Sparks was married to Cathy Cote since 1989 and lives in North Carolina , which is where most of his novels are set. The couple separated in January 2015. They have five children: sons Landon, Miles, Ryan and twin girls Lexie and Savannah. Sparks used his children's names for main characters in his books; a book character was also named after his wife.

Sparks' novels vary the motif of "redemption through love": The protagonists escape threats from war or illness or other catastrophes by taking the path to great love. Dramaturgically, Sparks readers move in a safe world; it almost always turns out the way you hope it will. He wrote love stories because his first one was so successful; Adultery, vulgarity, or premarital sex does not occur with Sparks. The novels, as the German journalist Nina Rehfeld sums up, “are just about this side of pure lard ”.

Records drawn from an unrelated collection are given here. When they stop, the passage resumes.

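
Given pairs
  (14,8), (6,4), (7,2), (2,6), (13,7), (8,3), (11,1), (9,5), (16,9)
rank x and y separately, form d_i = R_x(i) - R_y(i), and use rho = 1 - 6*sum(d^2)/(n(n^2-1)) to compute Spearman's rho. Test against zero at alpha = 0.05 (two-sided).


Step 1: Rank x and y separately (midranks; no ties here).
rank(x): 14->8, 6->2, 7->3, 2->1, 13->7, 8->4, 11->6, 9->5, 16->9
rank(y): 8->8, 4->4, 2->2, 6->6, 7->7, 3->3, 1->1, 5->5, 9->9
Step 2: d_i = R_x(i) - R_y(i); compute d_i^2.
  (8-8)^2=0, (2-4)^2=4, (3-2)^2=1, (1-6)^2=25, (7-7)^2=0, (4-3)^2=1, (6-1)^2=25, (5-5)^2=0, (9-9)^2=0
sum(d^2) = 56.
Step 3: rho = 1 - 6*56 / (9*(9^2 - 1)) = 1 - 336/720 = 0.533333.
Step 4: Under H0, t = rho * sqrt((n-2)/(1-rho^2)) = 1.6681 ~ t(7).
Step 5: Two-sided p-value from the t-distribution with 7 df = 0.139227.
Step 6: alpha = 0.05. fail to reject H0.

rho = 0.5333, p = 0.139227, fail to reject H0 at alpha = 0.05.


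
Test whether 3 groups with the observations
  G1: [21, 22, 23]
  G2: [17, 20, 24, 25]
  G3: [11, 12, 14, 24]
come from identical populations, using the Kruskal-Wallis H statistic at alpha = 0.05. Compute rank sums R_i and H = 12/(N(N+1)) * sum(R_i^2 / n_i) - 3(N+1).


Step 1: Combine all N = 11 observations and assign midranks.
sorted (value, group, rank): (11,G3,1), (12,G3,2), (14,G3,3), (17,G2,4), (20,G2,5), (21,G1,6), (22,G1,7), (23,G1,8), (24,G2,9.5), (24,G3,9.5), (25,G2,11)
Step 2: Sum ranks within each group.
R_1 = 21 (n_1 = 3)
R_2 = 29.5 (n_2 = 4)
R_3 = 15.5 (n_3 = 4)
Step 3: H = 12/(N(N+1)) * sum(R_i^2/n_i) - 3(N+1)
     = 12/(11*12) * (21^2/3 + 29.5^2/4 + 15.5^2/4) - 3*12
     = 0.090909 * 424.625 - 36
     = 2.602273.
Step 4: Ties present; correction factor C = 1 - 6/(11^3 - 11) = 0.995455. Corrected H = 2.602273 / 0.995455 = 2.614155.
Step 5: Under H0, H ~ chi^2(2); p-value = 0.270610.
Step 6: alpha = 0.05. fail to reject H0.

H = 2.6142, df = 2, p = 0.270610, fail to reject H0.


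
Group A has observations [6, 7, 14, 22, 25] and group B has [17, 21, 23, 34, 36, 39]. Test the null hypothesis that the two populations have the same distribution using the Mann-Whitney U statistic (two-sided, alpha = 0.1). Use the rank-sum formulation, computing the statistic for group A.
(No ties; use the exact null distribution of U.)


Step 1: Combine and sort all 11 observations; assign midranks.
sorted (value, group): (6,X), (7,X), (14,X), (17,Y), (21,Y), (22,X), (23,Y), (25,X), (34,Y), (36,Y), (39,Y)
ranks: 6->1, 7->2, 14->3, 17->4, 21->5, 22->6, 23->7, 25->8, 34->9, 36->10, 39->11
Step 2: Rank sum for X: R1 = 1 + 2 + 3 + 6 + 8 = 20.
Step 3: U_X = R1 - n1(n1+1)/2 = 20 - 5*6/2 = 20 - 15 = 5.
       U_Y = n1*n2 - U_X = 30 - 5 = 25.
Step 4: No ties, so the exact null distribution of U (based on enumerating the C(11,5) = 462 equally likely rank assignments) gives the two-sided p-value.
Step 5: p-value = 0.082251; compare to alpha = 0.1. reject H0.

U_X = 5, p = 0.082251, reject H0 at alpha = 0.1.


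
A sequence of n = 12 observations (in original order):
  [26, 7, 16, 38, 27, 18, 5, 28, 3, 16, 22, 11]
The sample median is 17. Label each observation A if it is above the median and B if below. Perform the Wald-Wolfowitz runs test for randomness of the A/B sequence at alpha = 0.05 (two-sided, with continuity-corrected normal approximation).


Step 1: Compute median = 17; label A = above, B = below.
Labels in order: ABBAAABABBAB  (n_A = 6, n_B = 6)
Step 2: Count runs R = 8.
Step 3: Under H0 (random ordering), E[R] = 2*n_A*n_B/(n_A+n_B) + 1 = 2*6*6/12 + 1 = 7.0000.
        Var[R] = 2*n_A*n_B*(2*n_A*n_B - n_A - n_B) / ((n_A+n_B)^2 * (n_A+n_B-1)) = 4320/1584 = 2.7273.
        SD[R] = 1.6514.
Step 4: Continuity-corrected z = (R - 0.5 - E[R]) / SD[R] = (8 - 0.5 - 7.0000) / 1.6514 = 0.3028.
Step 5: Two-sided p-value via normal approximation = 2*(1 - Phi(|z|)) = 0.762069.
Step 6: alpha = 0.05. fail to reject H0.

R = 8, z = 0.3028, p = 0.762069, fail to reject H0.


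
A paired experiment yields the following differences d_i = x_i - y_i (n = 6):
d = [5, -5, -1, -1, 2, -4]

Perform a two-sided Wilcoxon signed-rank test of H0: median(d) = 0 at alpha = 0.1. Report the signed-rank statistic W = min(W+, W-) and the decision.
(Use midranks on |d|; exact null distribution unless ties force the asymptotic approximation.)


Step 1: Drop any zero differences (none here) and take |d_i|.
|d| = [5, 5, 1, 1, 2, 4]
Step 2: Midrank |d_i| (ties get averaged ranks).
ranks: |5|->5.5, |5|->5.5, |1|->1.5, |1|->1.5, |2|->3, |4|->4
Step 3: Attach original signs; sum ranks with positive sign and with negative sign.
W+ = 5.5 + 3 = 8.5
W- = 5.5 + 1.5 + 1.5 + 4 = 12.5
(Check: W+ + W- = 21 should equal n(n+1)/2 = 21.)
Step 4: Test statistic W = min(W+, W-) = 8.5.
Step 5: Ties in |d|, so use the tie-corrected normal approximation.
        E[W] = n(n+1)/4 = 6*7/4 = 10.5.
        Tie groups: |d|=1 (t=2), |d|=5 (t=2); sum(t^3 - t) = 12.
        Var[W] = n(n+1)(2n+1)/24 - sum(t^3-t)/48 = 546/24 - 12/48 = 22.5.
        z = (W - E[W]) / sqrt(Var[W]) = (8.5 - 10.5) / 4.7434 = -0.4216.
        Two-sided p = 2*Phi(z) = 0.673290.
Step 6: alpha = 0.1. fail to reject H0.

W+ = 8.5, W- = 12.5, W = min = 8.5, p = 0.673290, fail to reject H0.


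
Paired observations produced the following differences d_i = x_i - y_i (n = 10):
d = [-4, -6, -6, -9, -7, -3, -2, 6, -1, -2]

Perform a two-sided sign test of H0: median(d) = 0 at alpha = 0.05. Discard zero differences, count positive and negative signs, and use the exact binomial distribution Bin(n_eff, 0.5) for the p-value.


Step 1: Discard zero differences. Original n = 10; n_eff = number of nonzero differences = 10.
Nonzero differences (with sign): -4, -6, -6, -9, -7, -3, -2, +6, -1, -2
Step 2: Count signs: positive = 1, negative = 9.
Step 3: Under H0: P(positive) = 0.5, so the number of positives S ~ Bin(10, 0.5).
Step 4: Two-sided exact p-value = sum of Bin(10,0.5) probabilities at or below the observed probability = 0.021484.
Step 5: alpha = 0.05. reject H0.

n_eff = 10, pos = 1, neg = 9, p = 0.021484, reject H0.


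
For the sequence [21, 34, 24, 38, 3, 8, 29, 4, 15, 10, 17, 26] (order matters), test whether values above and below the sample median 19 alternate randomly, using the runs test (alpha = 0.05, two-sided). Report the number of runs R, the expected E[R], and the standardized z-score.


Step 1: Compute median = 19; label A = above, B = below.
Labels in order: AAAABBABBBBA  (n_A = 6, n_B = 6)
Step 2: Count runs R = 5.
Step 3: Under H0 (random ordering), E[R] = 2*n_A*n_B/(n_A+n_B) + 1 = 2*6*6/12 + 1 = 7.0000.
        Var[R] = 2*n_A*n_B*(2*n_A*n_B - n_A - n_B) / ((n_A+n_B)^2 * (n_A+n_B-1)) = 4320/1584 = 2.7273.
        SD[R] = 1.6514.
Step 4: Continuity-corrected z = (R + 0.5 - E[R]) / SD[R] = (5 + 0.5 - 7.0000) / 1.6514 = -0.9083.
Step 5: Two-sided p-value via normal approximation = 2*(1 - Phi(|z|)) = 0.363722.
Step 6: alpha = 0.05. fail to reject H0.

R = 5, z = -0.9083, p = 0.363722, fail to reject H0.


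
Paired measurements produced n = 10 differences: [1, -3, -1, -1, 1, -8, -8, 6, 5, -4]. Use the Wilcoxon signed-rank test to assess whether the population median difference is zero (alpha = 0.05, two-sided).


Step 1: Drop any zero differences (none here) and take |d_i|.
|d| = [1, 3, 1, 1, 1, 8, 8, 6, 5, 4]
Step 2: Midrank |d_i| (ties get averaged ranks).
ranks: |1|->2.5, |3|->5, |1|->2.5, |1|->2.5, |1|->2.5, |8|->9.5, |8|->9.5, |6|->8, |5|->7, |4|->6
Step 3: Attach original signs; sum ranks with positive sign and with negative sign.
W+ = 2.5 + 2.5 + 8 + 7 = 20
W- = 5 + 2.5 + 2.5 + 9.5 + 9.5 + 6 = 35
(Check: W+ + W- = 55 should equal n(n+1)/2 = 55.)
Step 4: Test statistic W = min(W+, W-) = 20.
Step 5: Ties in |d|, so use the tie-corrected normal approximation.
        E[W] = n(n+1)/4 = 10*11/4 = 27.5.
        Tie groups: |d|=1 (t=4), |d|=8 (t=2); sum(t^3 - t) = 66.
        Var[W] = n(n+1)(2n+1)/24 - sum(t^3-t)/48 = 2310/24 - 66/48 = 94.875.
        z = (W - E[W]) / sqrt(Var[W]) = (20 - 27.5) / 9.7404 = -0.7700.
        Two-sided p = 2*Phi(z) = 0.441306.
Step 6: alpha = 0.05. fail to reject H0.

W+ = 20, W- = 35, W = min = 20, p = 0.441306, fail to reject H0.


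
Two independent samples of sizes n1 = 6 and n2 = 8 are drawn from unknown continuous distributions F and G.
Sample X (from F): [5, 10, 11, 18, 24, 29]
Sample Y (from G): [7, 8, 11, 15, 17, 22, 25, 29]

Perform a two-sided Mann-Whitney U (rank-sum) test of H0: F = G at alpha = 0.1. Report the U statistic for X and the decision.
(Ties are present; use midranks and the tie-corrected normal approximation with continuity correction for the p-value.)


Step 1: Combine and sort all 14 observations; assign midranks.
sorted (value, group): (5,X), (7,Y), (8,Y), (10,X), (11,X), (11,Y), (15,Y), (17,Y), (18,X), (22,Y), (24,X), (25,Y), (29,X), (29,Y)
ranks: 5->1, 7->2, 8->3, 10->4, 11->5.5, 11->5.5, 15->7, 17->8, 18->9, 22->10, 24->11, 25->12, 29->13.5, 29->13.5
Step 2: Rank sum for X: R1 = 1 + 4 + 5.5 + 9 + 11 + 13.5 = 44.
Step 3: U_X = R1 - n1(n1+1)/2 = 44 - 6*7/2 = 44 - 21 = 23.
       U_Y = n1*n2 - U_X = 48 - 23 = 25.
Step 4: Ties are present, so use the tie-corrected normal approximation (with continuity correction) for the p-value.
Step 5: p-value = 0.948419; compare to alpha = 0.1. fail to reject H0.

U_X = 23, p = 0.948419, fail to reject H0 at alpha = 0.1.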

Sparks published seventeen novels by 2013, eight of which were made into films. The film adaptations grossed $ 660 million. His novels were in print in 45 languages ​​with a total print run of eighty million copies.

In 2008, Sparks, a staunch Catholic, founded a Christian school in New Bern , North Carolina , the Epiphany School of Global Studies. He was later sued by the principal of that school for being racist, homophobic, and anti-Semitic.

Works

Film adaptations

Web links

Individual evidence

  1. Nicholas Sparks Biography. In: bookbrowse.com. Retrieved January 19, 2011 .
  2. http://www.people.com/article/nicholas-sparks-wife-cathy-separate
  3. a b c d e f Nina Rehfeld: With him you are always in a safe haven . Interview, in: FAS , February 24, 2013, p. 60
  4. Sparks: "I want to get into number one". In: DiePresse.com. March 4, 2016, accessed January 16, 2018 .
  5. Sparks homepage , accessed September 20, 2014
  6. Amanda Holpuch: Lawsuit accuses Nicholas Sparks of racism, antisemitism and homophobia . In: The Guardian . October 2, 2014, ISSN  0261-3077 ( theguardian.com [accessed August 26, 2017]).